Regex Backend

Regex backend for act and propriety extraction.

This module contains the ActRegex class, which have all that is necessary to extract an act and, its proprieties, using regex rules.

class dodfminer.extract.polished.backend.regex.ActRegex[source]

Act Regex Class.

This class encapsulate all functions, and attributes related to the process of regex extraction.

Note

This class is one of the fathers of the Base act class.

_flags

All the regex flags which will be used in extraction.

_rules

The regex rules for proprieties extraction.

_inst_rule

The regex rule for act extraction.

_find_prop_value(rule, act)[source]

Find a single proprietie in an single act.

Parameters
  • rule (str) – The regex rule to search for.

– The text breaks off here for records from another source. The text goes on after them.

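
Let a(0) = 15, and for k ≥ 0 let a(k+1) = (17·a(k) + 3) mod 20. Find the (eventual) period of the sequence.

4

a(0) = 15, a(1) = 18, a(2) = 9, a(3) = 16, a(4) = 15.
Since a(4) = a(0) = 15, the sequence is periodic with period 4.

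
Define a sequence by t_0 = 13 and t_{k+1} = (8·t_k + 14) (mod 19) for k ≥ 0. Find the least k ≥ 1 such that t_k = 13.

We have t_0 = 13, t_1 = 4, t_2 = 8, t_3 = 2, t_4 = 11, t_5 = 7, t_6 = 13.
Since t_6 = t_0 = 13, the sequence is periodic with period 6.
The value 13 next appears (with k ≥ 1) at t_6.

6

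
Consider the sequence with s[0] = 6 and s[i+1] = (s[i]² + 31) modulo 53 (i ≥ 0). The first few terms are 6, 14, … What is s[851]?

44

s[0] = 6, s[1] = 14, s[2] = 15, s[3] = 44, s[4] = 6.
Since s[4] = s[0] = 6, the sequence is periodic with period 4.
So s[851] = s[0 + ((851-0) mod 4)] = s[3] = 44.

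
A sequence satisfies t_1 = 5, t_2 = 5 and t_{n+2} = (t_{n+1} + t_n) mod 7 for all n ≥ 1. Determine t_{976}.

0

t_1 = 5, t_2 = 5, t_3 = 3, t_4 = 1, t_5 = 4, t_6 = 5, t_7 = 2, t_8 = 0, t_9 = 2, t_{10} = 2, t_{11} = 4, t_{12} = 6, t_{13} = 3, t_{14} = 2, t_{15} = 5, t_{16} = 0, t_{17} = 5, t_{18} = 5.
Since (t_{17}, t_{18}) = (t_1, t_2) = (5, 5) (two consecutive terms determine the rest), the sequence is periodic with period 16.
So t_{976} = t_{1 + ((976-1) mod 16)} = t_{16} = 0.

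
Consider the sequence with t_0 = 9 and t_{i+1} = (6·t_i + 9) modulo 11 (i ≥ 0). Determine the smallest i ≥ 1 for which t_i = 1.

Computing terms: t_0 = 9; t_1 = 8; t_2 = 2; t_3 = 10; t_4 = 3; t_5 = 5; t_6 = 6; t_7 = 1; t_8 = 4; t_9 = 0; t_{10} = 9.
Since t_{10} = t_0 = 9, the sequence is periodic with period 10.
The value 1 first appears (with i ≥ 1) at t_7.

7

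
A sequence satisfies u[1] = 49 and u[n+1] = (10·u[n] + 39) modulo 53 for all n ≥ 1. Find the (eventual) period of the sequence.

u[1] = 49,  u[2] = 52,  u[3] = 29,  u[4] = 11,  u[5] = 43,  u[6] = 45,  u[7] = 12,  u[8] = 0,  u[9] = 39,  u[10] = 5,  u[11] = 36,  u[12] = 28,  u[13] = 1,  u[14] = 49.
The sequence repeats with period 13.

13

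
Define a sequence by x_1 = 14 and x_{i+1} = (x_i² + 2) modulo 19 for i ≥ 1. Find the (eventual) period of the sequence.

3

We have x_1 = 14; x_2 = 8; x_3 = 9; x_4 = 7; x_5 = 13; x_6 = 0; x_7 = 2; x_8 = 6; x_9 = 0.
Since x_9 = x_6 = 0, the sequence is eventually periodic: after a pre-period of length 5 it cycles with period 3.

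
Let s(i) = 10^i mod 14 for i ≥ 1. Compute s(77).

12

We have s(1) = 10,  s(2) = 2,  s(3) = 6,  s(4) = 4,  s(5) = 12,  s(6) = 8,  s(7) = 10.
Since s(7) = s(1) = 10, the sequence is periodic with period 6.
(77 - 1) mod 6 = 4, so s(77) = s(5) = 12.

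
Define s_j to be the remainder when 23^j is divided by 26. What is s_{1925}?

17

Listing terms: s_1 = 23; s_2 = 9; s_3 = 25; s_4 = 3; s_5 = 17; s_6 = 1; s_7 = 23.
Since s_7 = s_1 = 23, the sequence is periodic with period 6.
(1925 - 1) mod 6 = 4, so s_{1925} = s_5 = 17.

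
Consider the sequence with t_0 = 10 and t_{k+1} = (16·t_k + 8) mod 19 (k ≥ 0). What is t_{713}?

17

Listing terms: t_0 = 10; t_1 = 16; t_2 = 17; t_3 = 14; t_4 = 4; t_5 = 15; t_6 = 1; t_7 = 5; t_8 = 12; t_9 = 10.
The sequence repeats with period 9.
So t_{713} = t_{0 + ((713-0) mod 9)} = t_2 = 17.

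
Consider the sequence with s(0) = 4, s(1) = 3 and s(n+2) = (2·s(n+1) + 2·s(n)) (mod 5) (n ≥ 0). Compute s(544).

4

Computing terms: s(0) = 4,  s(1) = 3,  s(2) = 4,  s(3) = 4,  s(4) = 1,  s(5) = 0,  s(6) = 2,  s(7) = 4,  s(8) = 2,  s(9) = 2,  s(10) = 3,  s(11) = 0,  s(12) = 1,  s(13) = 2,  s(14) = 1,  s(15) = 1,  s(16) = 4,  s(17) = 0,  s(18) = 3,  s(19) = 1,  s(20) = 3,  s(21) = 3,  s(22) = 2,  s(23) = 0,  s(24) = 4,  s(25) = 3.
The sequence repeats with period 24.
So s(544) = s(0 + ((544-0) mod 24)) = s(16) = 4.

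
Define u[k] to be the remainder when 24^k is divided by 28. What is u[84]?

We have u[1] = 24, u[2] = 16, u[3] = 20, u[4] = 4, u[5] = 12, u[6] = 8, u[7] = 24.
Since u[7] = u[1] = 24, the sequence is periodic with period 6.
So u[84] = u[1 + ((84-1) mod 6)] = u[6] = 8.

8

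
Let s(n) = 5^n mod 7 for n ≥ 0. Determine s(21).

We have s(0) = 1; s(1) = 5; s(2) = 4; s(3) = 6; s(4) = 2; s(5) = 3; s(6) = 1.
The sequence repeats with period 6.
(21 - 0) mod 6 = 3, so s(21) = s(3) = 6.

6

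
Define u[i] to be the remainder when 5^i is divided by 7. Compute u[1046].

Listing terms: u[1] = 5,  u[2] = 4,  u[3] = 6,  u[4] = 2,  u[5] = 3,  u[6] = 1,  u[7] = 5.
Since u[7] = u[1] = 5, the sequence is periodic with period 6.
So u[1046] = u[1 + ((1046-1) mod 6)] = u[2] = 4.

4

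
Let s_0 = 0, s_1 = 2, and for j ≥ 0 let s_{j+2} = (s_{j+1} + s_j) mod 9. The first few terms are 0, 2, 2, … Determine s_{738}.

2

s_0 = 0, s_1 = 2, s_2 = 2, s_3 = 4, s_4 = 6, s_5 = 1, s_6 = 7, s_7 = 8, s_8 = 6, s_9 = 5, s_{10} = 2, s_{11} = 7, s_{12} = 0, s_{13} = 7, s_{14} = 7, s_{15} = 5, s_{16} = 3, s_{17} = 8, s_{18} = 2, s_{19} = 1, s_{20} = 3, s_{21} = 4, s_{22} = 7, s_{23} = 2, s_{24} = 0, s_{25} = 2.
The sequence repeats with period 24.
So s_{738} = s_{0 + ((738-0) mod 24)} = s_{18} = 2.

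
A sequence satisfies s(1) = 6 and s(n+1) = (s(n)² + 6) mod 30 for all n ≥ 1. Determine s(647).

We have s(1) = 6; s(2) = 12; s(3) = 0; s(4) = 6.
Since s(4) = s(1) = 6, the sequence is periodic with period 3.
So s(647) = s(1 + ((647-1) mod 3)) = s(2) = 12.

12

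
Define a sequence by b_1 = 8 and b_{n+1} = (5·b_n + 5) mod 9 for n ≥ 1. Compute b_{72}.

Listing terms: b_1 = 8,  b_2 = 0,  b_3 = 5,  b_4 = 3,  b_5 = 2,  b_6 = 6,  b_7 = 8.
The sequence repeats with period 6.
So b_{72} = b_{1 + ((72-1) mod 6)} = b_6 = 6.

6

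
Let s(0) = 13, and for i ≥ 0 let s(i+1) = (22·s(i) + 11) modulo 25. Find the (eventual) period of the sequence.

20

We have s(0) = 13,  s(1) = 22,  s(2) = 20,  s(3) = 1,  s(4) = 8,  s(5) = 12,  s(6) = 0,  s(7) = 11,  s(8) = 3,  s(9) = 2,  s(10) = 5,  s(11) = 21,  s(12) = 23,  s(13) = 17,  s(14) = 10,  s(15) = 6,  s(16) = 18,  s(17) = 7,  s(18) = 15,  s(19) = 16,  s(20) = 13.
Since s(20) = s(0) = 13, the sequence is periodic with period 20.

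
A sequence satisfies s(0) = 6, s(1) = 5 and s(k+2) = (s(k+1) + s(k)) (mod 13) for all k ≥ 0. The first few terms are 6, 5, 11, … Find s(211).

8

Computing terms: s(0) = 6,  s(1) = 5,  s(2) = 11,  s(3) = 3,  s(4) = 1,  s(5) = 4,  s(6) = 5,  s(7) = 9,  s(8) = 1,  s(9) = 10,  s(10) = 11,  s(11) = 8,  s(12) = 6,  s(13) = 1,  s(14) = 7,  s(15) = 8,  s(16) = 2,  s(17) = 10,  s(18) = 12,  s(19) = 9,  s(20) = 8,  s(21) = 4,  s(22) = 12,  s(23) = 3,  s(24) = 2,  s(25) = 5,  s(26) = 7,  s(27) = 12,  s(28) = 6,  s(29) = 5.
The sequence repeats with period 28.
So s(211) = s(0 + ((211-0) mod 28)) = s(15) = 8.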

  • act (str) – The act to apply the rule.

Returns

The found propriety, or a nan in case nothing is found.

_prop_rules()[source]

Rules for extraction of the proprieties.

Must return a dictionary of regex rules, where the key is the propriety type and the value is the rule.

Raises

NotImplementedError – Child class needs to overwrite this method

classmethod _regex_flags()[source]

Flag of the regex search

_regex_instances()[source]

Search for all instances of the act using the defined rule.

Returns

List of all act instances in the text.

_regex_props(act_raw)[source]

Create an act dict with all its proprieties.

Parameters

act_raw (str) – The raw text of a single act.

Returns

The act, and its props in a dictionary format.

_rule_for_inst()[source]

Rule for extraction of the act

Warning

Must return a regex rule that finds an act in two parts, containing a head and a body. Where only the body will be used to search for proprieties.

Raises

NotImplementedError – Child class needs to overwrite this method.